France tried to put the tax on the agenda during its presidency last year of the G8 and G20 groups of countries, but the issue was sidelined as the euro-zone crisis worsened.
Now, as Sarkozy prepares for the country’s two-round elections in April and May, some have accused him of using the tax as a political tactic, especially as the opposition Socialist party would feel compelled to support such a levy.
Whatever the motives, the end result would still be desirable if the FTT raises enough money to aid development, especially in poor countries, says Daniel Pentzlin, sustainable finance campaigner for Friends of the Earth Europe.
“The financial transaction tax won’t harm normal people or the economy because the percentage is so low,” he told IPS. “It might drive high-frequency speculative trading out of Europe, but actually we don’t need this market because its harmful in the long run as we’ve seen.
“The FTT is nothing more than something like a value-added tax on financial transactions, and VAT levels are different from country to country,” Pentzlin continued. “This shows that everyone can set their own tariff. France shouldn’t have to wait on others for this.”
By implementing a levy of between 0.01 and 0.1 percent on financial transactions, such as the trading of stocks and bonds, France could gain up to 12 billion euros a year, according to the International Monetary Fund. At the European level, about 50 billion euros could be raised annually, the IMF says.
EU finance ministers are scheduled to discuss the tax in March, but French government officials say it could be presented here as early as next month. The Senate has already passed a bill in November approving the levy.
While France’s financial sector remains resistant to the idea, non-governmental organisations point out that the financial sector is continuing to make profits despite the global economic crisis. And some of the profit-making is causing additional hardships to the world’s poor, they say.
A report published by Friends of the Earth Europe states that “European banks, pension funds and insurance companies are increasing global hunger and poverty by speculating on food prices and financing land grabs in poorer countries.”
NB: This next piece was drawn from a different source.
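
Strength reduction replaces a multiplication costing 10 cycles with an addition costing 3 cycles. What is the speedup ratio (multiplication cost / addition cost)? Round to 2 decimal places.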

The report examines the activities of 29 European banks, pension funds and insurance companies, including Deutsche Bank, Barclays, RBS, Allianz, BNP Paribas, AXA, HSBC, Generali, Allianz, Unicredit and Credit Agricole. It suggests that there is “significant involvement of these financial institutions in food speculation, and the direct or indirect financing of land grabbing.”
Friends of the Earth Europe and other organisations are calling for strict regulation to rein in these activities, and they believe that a tax on financial transactions would also help to decrease speculative trading in commodities.
“Food speculation, with billions of euros flooding in and out of financial products based on foodstuffs, causes price volatility,” the group said in a statement this week. “These rapid and unpredictable price swings hit the most vulnerable hardest, threatening their right to food, and making it more difficult for farmers to maintain an income – creating instability, hunger and poverty.”